The statement regarding the latter was strange and has to be understood in relation to the formula “evacuation to the East,” used from then on to mean extermination. To maintain the linguistic fiction, a general comment about the war was necessary given the impossibility of actual deportations “to the East” in January 1942.

In regard to the extension of the “Final Solution” to occupied or satellite countries, the Foreign Ministry, in cooperation with the representatives of the Security Police and the SD, would negotiate with the appropriate local authorities. Heydrich did not foresee any difficulties in Slovakia or Croatia, where preparations had already begun; an adviser on Jewish affairs needed to be sent to Hungary; as for Italy the RSHA chief deemed it necessary to get in touch with the head of the Italian police. Regarding France, Heydrich, in his initial listing, had mentioned 700,000 Jews from the Vichy zone, which probably meant the inclusion of the Jews of French North Africa. Heydrich expected considerable problems in getting hold of this Jewish population. Undersecretary Martin Luther, the Foreign Ministry delegate, set him straight: No problems were foreseen in Vichy France.
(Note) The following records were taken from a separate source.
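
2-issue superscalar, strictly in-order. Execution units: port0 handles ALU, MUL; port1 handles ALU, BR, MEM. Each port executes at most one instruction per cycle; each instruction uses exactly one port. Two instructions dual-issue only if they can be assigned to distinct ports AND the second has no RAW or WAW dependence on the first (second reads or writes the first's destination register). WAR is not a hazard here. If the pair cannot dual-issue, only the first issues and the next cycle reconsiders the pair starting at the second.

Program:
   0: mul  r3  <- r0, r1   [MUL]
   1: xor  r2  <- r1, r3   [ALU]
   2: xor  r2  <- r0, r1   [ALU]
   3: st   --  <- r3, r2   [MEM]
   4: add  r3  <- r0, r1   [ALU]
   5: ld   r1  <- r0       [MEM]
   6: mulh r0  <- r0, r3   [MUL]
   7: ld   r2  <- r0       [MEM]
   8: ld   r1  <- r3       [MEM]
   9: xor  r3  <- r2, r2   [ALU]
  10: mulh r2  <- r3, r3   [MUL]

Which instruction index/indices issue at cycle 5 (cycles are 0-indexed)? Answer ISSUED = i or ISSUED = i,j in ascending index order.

c0: i0 mul  RAW r3
c1: i1 xor  WAW r2
c2: i2 xor  RAW r2
c3: i3+i4 st;add  2-wide
c4: i5+i6 ld;mulh  2-wide
c5: i7 ld  no-port MEM/MEM
c6: i8+i9 ld;xor  2-wide
c7: i10 mulh  tail

ISSUED = 7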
On the other hand Luther pointed out (quite correctly) that difficulties would be encountered in the Nordic states; thus, given the small number of Jews involved, the deportations there should be left for a later phase. No potential reaction of any of the Christian churches or of public opinion in general (except, as we shall see, in the neighborhood of the camps) was mentioned.

Up to that point Heydrich’s survey presented both an overly detailed statement on one issue and an obvious gap regarding another. The country-by-country listing of the Jews who would be targeted in the “Final Solution,” including the Jews of Great Britain, the Soviet Union, Switzerland, and so on, was of course unnecessary in itself; yet the enumeration had a purpose, nonetheless: It conveyed that every Jew in Europe, wherever that Jew might be living, would eventually be caught. None would escape or be allowed to survive. Moreover, all Jews, everywhere, even in countries or areas still outside Germany’s reach, were and would be subjected to Himmler and Heydrich’s authority.